There is another reason the lawsuit against Jumia is noteworthy, and that is because it involves a non-U.S. company. The securities litigation exposure of U.S.-listed non-U.S. companies has been a hot button issue lately. Indeed, as I discussed in a recent post (here), due to increasing concerns about the non-U.S. companies’ securities litigation exposure, D&O insurance premiums for these companies has been soaring. The non-U.S. companies increased D&O insurance cost was also the subject of a recent Wall Street Journal article (here).
The fact is that non-U.S. companies face a greater risk of securities class action than domestic U.S. companies. As NERA Economic Consulting noted in its 2018 report on securities class action litigation (here, page 8), for eight years in a row, the percentage of U.S. securities lawsuits filed against non-U.S. companies has been greater than the percent of U.S. listings than non-U.S. companies represent. Indeed, for the years 2004-2018, non-U.S. companies have only represented about 17% of all U.S. listed companies, but lawsuits against non-U.S. companies have represented over 20% of all U.S securities class action lawsuit filings.
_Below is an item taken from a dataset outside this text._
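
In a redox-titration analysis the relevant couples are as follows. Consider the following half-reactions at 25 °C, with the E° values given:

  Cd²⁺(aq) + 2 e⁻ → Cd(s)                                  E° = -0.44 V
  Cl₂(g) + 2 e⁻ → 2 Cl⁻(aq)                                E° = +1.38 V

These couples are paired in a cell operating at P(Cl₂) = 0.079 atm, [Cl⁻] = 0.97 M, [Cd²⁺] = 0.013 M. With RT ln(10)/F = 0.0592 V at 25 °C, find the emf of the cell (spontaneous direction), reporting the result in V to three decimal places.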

While the fact that Jumia is a non-U.S. company arguably represents a securities litigation risk factor, the risk factor that more likely explains the new lawsuit is the fact that Jumia recently completed an IPO. As Cornerstone Research detailed in its 2018 securities litigation report (here, pages 24 and 25), companies that have recently completed IPOs face a steeper risk of securities litigation that do more mature companies. And, though the Jumia lawsuit did not involve a Section 11 claim, there is a correlation between the level of IPO activity and the number of Section 11 lawsuit filings.
All of that said, there are important differences between Jumia and other IPO companies that wind up in litigation. That is that Jumia’s current ADS price remains well above its offering price. The typical situation where an IPO company gets hit with a securities lawsuit is when the company’s share price tumbles after it begins trading. That is what happened with Lyft, its share price has fallen sharply since the company’s IPO. (Of course, not all IPOs whose share prices decline get sued right away; Uber’s share price has declined since its IPO, and at least so far it has not been hit with a securities suit). That is, while Jumia has characteristics that translate into heightened securities litigation exposure, it is still a little unusual under the current circumstances that Jumia has been hit was a lawsuit.